Bullying and harassment occur at all ages, but kids and teens are often the most vulnerable to such abuse – and more likely to instigate it as well. While teens and even younger children are often able to have mature interactions with adults, their still-developing mental pathways and sometimes surging hormones create conditions where bullying is more common than in the adult world.
Educators and school systems have a responsibility to protect students from bullying on school grounds or on school time, and many in the profession would want to shield their students from the efforts of bullies even if it wasn’t a requirement. Because bullying now has the potential to be a 24/7 problem that blurs the lines between personal and school time, educators and the institutions that employ them have to maintain constant vigilance. Bullying can happen inside classrooms, whether from school-owned computers or mobile devices used at lunch or between class periods. Just as educators have to break up in-person fights and efforts to humiliate their charges, they need to be aware of what happens on social media as well. Tools that archive social networking data on granular, searchable levels are crucial to an effective social media policy for schools.
The Tyler Clementi story
Tyler Clementi was a freshman at Princeton University in New Jersey in the fall of 2010, adjusting to the next step of his educational career and college life. Clementi asked his roommate for a night of privacy in late September, soon after the semester had started. What Tyler didn’t know was his roommate, Dharun Ravi, had a webcam with a view of most of their shared living space attached to his computer. Ravi activated that camera and, according to The New York Times, posted the following message on Twitter: “Roommate asked for the room till midnight. I went into molly’s room and turned on my webcam. I saw him making out with a dude. Yay.”

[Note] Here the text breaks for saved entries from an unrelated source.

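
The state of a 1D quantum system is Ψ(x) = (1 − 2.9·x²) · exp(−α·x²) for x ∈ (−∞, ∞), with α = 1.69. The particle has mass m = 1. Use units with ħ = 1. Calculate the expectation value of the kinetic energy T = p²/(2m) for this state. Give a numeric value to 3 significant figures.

3.83

T = −(ħ²/2m) d²/dx², so ⟨T⟩ = −(ħ²/2m) ∫ Ψ*·Ψ'' dx / ∫|Ψ|² dx; with m = 1.
Expand each integrand as polynomial × e^(−2αx²) and use ∫x^(2j)·e^(−2αx²) dx = (2j−1)!!/(4α)^j · √(π/(2α)), odd powers → 0; here √(π/(2α)) = 0.96409. Differentiate with the product rule, d/dx e^(−αx²) = −2αx·e^(−αx²).
State is unnormalized: ∫|Ψ|² dx = 0.66919, and ∫Ψ*·(−ħ²/2m · Ψ'') dx = 2.5631, so ⟨T⟩ = 2.5631 / 0.66919.
⟨T⟩ = 3.8301.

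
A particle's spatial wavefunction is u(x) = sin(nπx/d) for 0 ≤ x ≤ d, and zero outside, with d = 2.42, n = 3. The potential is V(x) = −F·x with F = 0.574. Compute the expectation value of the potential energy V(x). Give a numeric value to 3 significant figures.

⟨V⟩ = ∫ V(x)·|u|² dx / ∫|u|² dx.
With sin²θ = (1 − cos2θ)/2 on 0 ≤ x ≤ d: ∫sin²(nπx/d) dx = d/2, ∫x·sin²(nπx/d) dx = d²/4, ∫x²·sin²(nπx/d) dx = d³·(1/6 − 1/(4n²π²)); higher powers xᵏ the same way, integrating xᵏ·cos(2nπx/d) by parts.
State is unnormalized: ∫|u|² dx = 1.2100, and ∫u*·V(x)·u dx = -0.84039, so ⟨V⟩ = -0.84039 / 1.2100.
⟨V⟩ = -0.69454.

-0.695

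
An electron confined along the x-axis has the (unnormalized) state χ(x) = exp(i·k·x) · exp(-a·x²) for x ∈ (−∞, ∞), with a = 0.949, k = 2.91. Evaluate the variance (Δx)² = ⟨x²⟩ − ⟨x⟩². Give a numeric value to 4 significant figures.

Compute ⟨x⟩ and ⟨x²⟩ separately, then (Δx)² = ⟨x²⟩ − ⟨x⟩².
Gaussian moments: ∫x^(2j)·e^(−2ax²) dx = (2j−1)!!/(4a)^j · √(π/(2a)), odd powers integrate to 0; here √(π/(2a)) = 1.2866.
Normalization: ∫|χ|² dx = 1.2866.
⟨x⟩ = 0.0000 and ⟨x²⟩ = 0.26344.
(Δx)² = 0.26344 − (0.0000)² = 0.26344.

0.2634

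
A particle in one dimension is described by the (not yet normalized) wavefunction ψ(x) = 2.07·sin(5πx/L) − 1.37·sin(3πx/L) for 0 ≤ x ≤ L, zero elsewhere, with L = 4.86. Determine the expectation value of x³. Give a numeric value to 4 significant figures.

⟨x³⟩ = ∫ x³·|ψ|² dx / ∫|ψ|² dx (integrals over the domain).
On 0 ≤ x ≤ L (j ≠ l): ∫sin²(jπx/L) dx = L/2, ∫sin(jπx/L)·sin(lπx/L) dx = 0; diagonal moments ∫x·sin²(jπx/L) dx = L²/4, ∫x²·sin²(jπx/L) dx = L³·(1/6 − 1/(4j²π²)); cross terms ∫x·sin(jπx/L)·sin(lπx/L) dx = 0 for j + l even and −4jlL²/(π²(j² − l²)²) for j + l odd, ∫x²·sin(jπx/L)·sin(lπx/L) dx = (−1)^(j+l)·4jlL³/(π²(j² − l²)²); higher powers the same way via product-to-sum and parts.
State is unnormalized: ∫|ψ|² dx = 14.973, and ∫ψ*·x³·ψ dx = 308.93, so ⟨x³⟩ = 308.93 / 14.973.
⟨x³⟩ = 20.632.

20.63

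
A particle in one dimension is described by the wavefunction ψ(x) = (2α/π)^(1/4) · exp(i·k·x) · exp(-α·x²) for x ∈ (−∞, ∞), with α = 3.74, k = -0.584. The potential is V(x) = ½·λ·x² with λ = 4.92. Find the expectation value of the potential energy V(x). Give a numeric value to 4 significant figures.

0.1644

⟨V⟩ = ∫ V(x)·|ψ|² dx.
Gaussian moments: ∫x^(2j)·e^(−2αx²) dx = (2j−1)!!/(4α)^j · √(π/(2α)), odd powers integrate to 0; here √(π/(2α)) = 0.64807.
⟨V⟩ = 0.16444.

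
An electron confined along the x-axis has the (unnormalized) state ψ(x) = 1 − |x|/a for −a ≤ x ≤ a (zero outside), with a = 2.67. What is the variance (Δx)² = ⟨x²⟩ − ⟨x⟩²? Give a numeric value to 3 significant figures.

0.713

Compute ⟨x⟩ and ⟨x²⟩ separately, then (Δx)² = ⟨x²⟩ − ⟨x⟩².
ψ is even, so ∫ over [−a, a] = 2∫₀ᵃ with ψ = 1 − x/a there: ∫₀ᵃ (1 − x/a)² dx = a/3, ∫₀ᵃ x²(1 − x/a)² dx = a³/30, ∫₀ᵃ x⁴(1 − x/a)² dx = a⁵/105.
Normalization: ∫|ψ|² dx = 1.7800.
⟨x⟩ = 0.0000 and ⟨x²⟩ = 0.71289.
(Δx)² = 0.71289 − (0.0000)² = 0.71289.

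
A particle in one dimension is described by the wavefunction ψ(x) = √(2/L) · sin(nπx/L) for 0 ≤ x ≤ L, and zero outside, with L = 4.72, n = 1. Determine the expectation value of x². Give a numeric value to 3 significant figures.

6.30

⟨x²⟩ = ∫ x²·|ψ|² dx (integrals over the domain).
With sin²θ = (1 − cos2θ)/2 on 0 ≤ x ≤ L: ∫sin²(nπx/L) dx = L/2, ∫x·sin²(nπx/L) dx = L²/4, ∫x²·sin²(nπx/L) dx = L³·(1/6 − 1/(4n²π²)); higher powers xᵏ the same way, integrating xᵏ·cos(2nπx/L) by parts.
⟨x²⟩ = 6.2975.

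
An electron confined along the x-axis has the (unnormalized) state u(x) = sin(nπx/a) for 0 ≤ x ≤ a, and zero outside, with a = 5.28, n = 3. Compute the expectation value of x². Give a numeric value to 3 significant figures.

⟨x²⟩ = ∫ x²·|u|² dx / ∫|u|² dx (integrals over the domain).
With sin²θ = (1 − cos2θ)/2 on 0 ≤ x ≤ a: ∫sin²(nπx/a) dx = a/2, ∫x·sin²(nπx/a) dx = a²/4, ∫x²·sin²(nπx/a) dx = a³·(1/6 − 1/(4n²π²)); higher powers xᵏ the same way, integrating xᵏ·cos(2nπx/a) by parts.
State is unnormalized: ∫|u|² dx = 2.6400, and ∫u*·x²·u dx = 24.119, so ⟨x²⟩ = 24.119 / 2.6400.
⟨x²⟩ = 9.1359.

9.14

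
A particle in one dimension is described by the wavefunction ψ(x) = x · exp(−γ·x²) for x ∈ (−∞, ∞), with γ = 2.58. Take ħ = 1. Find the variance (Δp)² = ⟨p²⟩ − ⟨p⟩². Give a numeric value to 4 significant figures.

Compute ⟨p⟩ and ⟨p²⟩ separately; (Δp)² = ⟨p²⟩ − ⟨p⟩².
Expand each integrand as polynomial × e^(−2γx²) and use ∫x^(2j)·e^(−2γx²) dx = (2j−1)!!/(4γ)^j · √(π/(2γ)), odd powers → 0; here √(π/(2γ)) = 0.78028. Differentiate with the product rule, d/dx e^(−γx²) = −2γx·e^(−γx²).
Normalization: ∫|ψ|² dx = 0.075608.
⟨p⟩ = 0.0000 and ⟨p²⟩ = 7.7400.
(Δp)² = 7.7400 − (0.0000)² = 7.7400.

7.740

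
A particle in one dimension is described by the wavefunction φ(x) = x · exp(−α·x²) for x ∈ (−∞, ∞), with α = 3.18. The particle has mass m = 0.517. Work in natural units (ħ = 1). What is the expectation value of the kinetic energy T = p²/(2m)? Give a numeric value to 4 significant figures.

T = −(ħ²/2m) d²/dx², so ⟨T⟩ = −(ħ²/2m) ∫ φ*·φ'' dx / ∫|φ|² dx; with m = 0.517.
Expand each integrand as polynomial × e^(−2αx²) and use ∫x^(2j)·e^(−2αx²) dx = (2j−1)!!/(4α)^j · √(π/(2α)), odd powers → 0; here √(π/(2α)) = 0.70282. Differentiate with the product rule, d/dx e^(−αx²) = −2αx·e^(−αx²).
State is unnormalized: ∫|φ|² dx = 0.055253, and ∫φ*·(−ħ²/2m · φ'') dx = 0.50979, so ⟨T⟩ = 0.50979 / 0.055253.
⟨T⟩ = 9.2263.

9.226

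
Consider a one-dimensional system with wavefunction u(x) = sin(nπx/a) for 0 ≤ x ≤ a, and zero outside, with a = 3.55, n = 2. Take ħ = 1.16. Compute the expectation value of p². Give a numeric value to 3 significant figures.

4.22

p² u = −ħ² d²u/dx²; ⟨p²⟩ = −ħ² ∫ u*·u'' dx / ∫|u|² dx.
d/dx sin(nπx/a) = (nπ/a)·cos(nπx/a) and d²/dx² sin(nπx/a) = −(nπ/a)²·sin(nπx/a); on 0 ≤ x ≤ a, ∫sin²(nπx/a) dx = a/2 and ∫sin(nπx/a)·cos(nπx/a) dx = 0.
State is unnormalized: ∫|u|² dx = 1.7750, and ∫u*·(−ħ² u'') dx = 7.4820, so ⟨p²⟩ = 7.4820 / 1.7750.
⟨p²⟩ = 4.2152.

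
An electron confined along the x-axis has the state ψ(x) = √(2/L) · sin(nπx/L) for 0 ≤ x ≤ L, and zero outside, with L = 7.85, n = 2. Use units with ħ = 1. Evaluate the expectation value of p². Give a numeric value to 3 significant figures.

0.641

p² ψ = −ħ² d²ψ/dx²; ⟨p²⟩ = −ħ² ∫ ψ*·ψ'' dx.
d/dx sin(nπx/L) = (nπ/L)·cos(nπx/L) and d²/dx² sin(nπx/L) = −(nπ/L)²·sin(nπx/L); on 0 ≤ x ≤ L, ∫sin²(nπx/L) dx = L/2 and ∫sin(nπx/L)·cos(nπx/L) dx = 0.
⟨p²⟩ = 0.64065.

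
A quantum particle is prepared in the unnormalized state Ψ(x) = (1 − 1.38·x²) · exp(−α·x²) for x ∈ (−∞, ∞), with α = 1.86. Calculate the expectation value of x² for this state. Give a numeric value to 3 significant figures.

0.0740

⟨x²⟩ = ∫ x²·|Ψ|² dx / ∫|Ψ|² dx (integrals over the domain).
Expand each integrand as polynomial × e^(−2αx²) and use ∫x^(2j)·e^(−2αx²) dx = (2j−1)!!/(4α)^j · √(π/(2α)), odd powers → 0; here √(π/(2α)) = 0.91897.
State is unnormalized: ∫|Ψ|² dx = 0.67291, and ∫Ψ*·x²·Ψ dx = 0.049798, so ⟨x²⟩ = 0.049798 / 0.67291.
⟨x²⟩ = 0.074003.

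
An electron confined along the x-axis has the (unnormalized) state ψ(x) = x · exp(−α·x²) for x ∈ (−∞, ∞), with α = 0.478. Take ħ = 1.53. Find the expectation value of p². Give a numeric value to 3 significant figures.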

“Clementi committed suicide three days after that initial broadcast.”
Ravi watched the stream and shared it with others. It was quickly a topic of conversation in the dormitory, and Ravi attempted the second stream two days later. Clementi committed suicide three days after that initial broadcast. As the Tyler Clementi foundation pointed out, Clementi had just recently started discussing his sexuality with close friends, and only found out about Ravi’s actions after seeing his roommate’s tweets. Clementi realized he was the topic of gossip and, from some, ridicule. The bullying wasn’t a traditional one-to-one or many-to-one assault on Clementi. However, it was severe and extremely harmful. The ridicule he faced on social media, along with the souring of a new and important social environment and the illegal invasion of his privacy, put an untimely end to a promising young life. A young man described as sweet and shy by friends and family, who was an accomplished musician excited to continue on that path at Princeton, was denied that chance because of bullying.
School boards and educators have to protect students in the new digital era
Combating cyberbullying isn’t as simple as breaking up a fight or counseling a student who has obviously been upset by something said in person. Social media can create conditions that drive students to drastic, tragic measures without the obvious warning signs. A modern approach to bullying, both in person and through the Internet, is crucial for protecting students and for complying with state and federal laws. Social media monitoring that can provide granular, searchable results is crucial to demystify the web of social networks that may be common to students but are often foreign to educators and school boards.
With the right tools and strong, comprehensive policies, school systems can better protect their charges and ultimately create safer environments for education and personal growth. Adolescents are often sensitive to bullying, sometimes with tragic consequences. The right approach on the part of school boards and individual institutions goes a long way toward protecting students in all aspects, be it a fight in the lunchroom or the spread of harmful rumors across the Internet. As social media continues to integrate itself into all levels of society, it’s imperative that educators understand how to manage student interaction with such networks.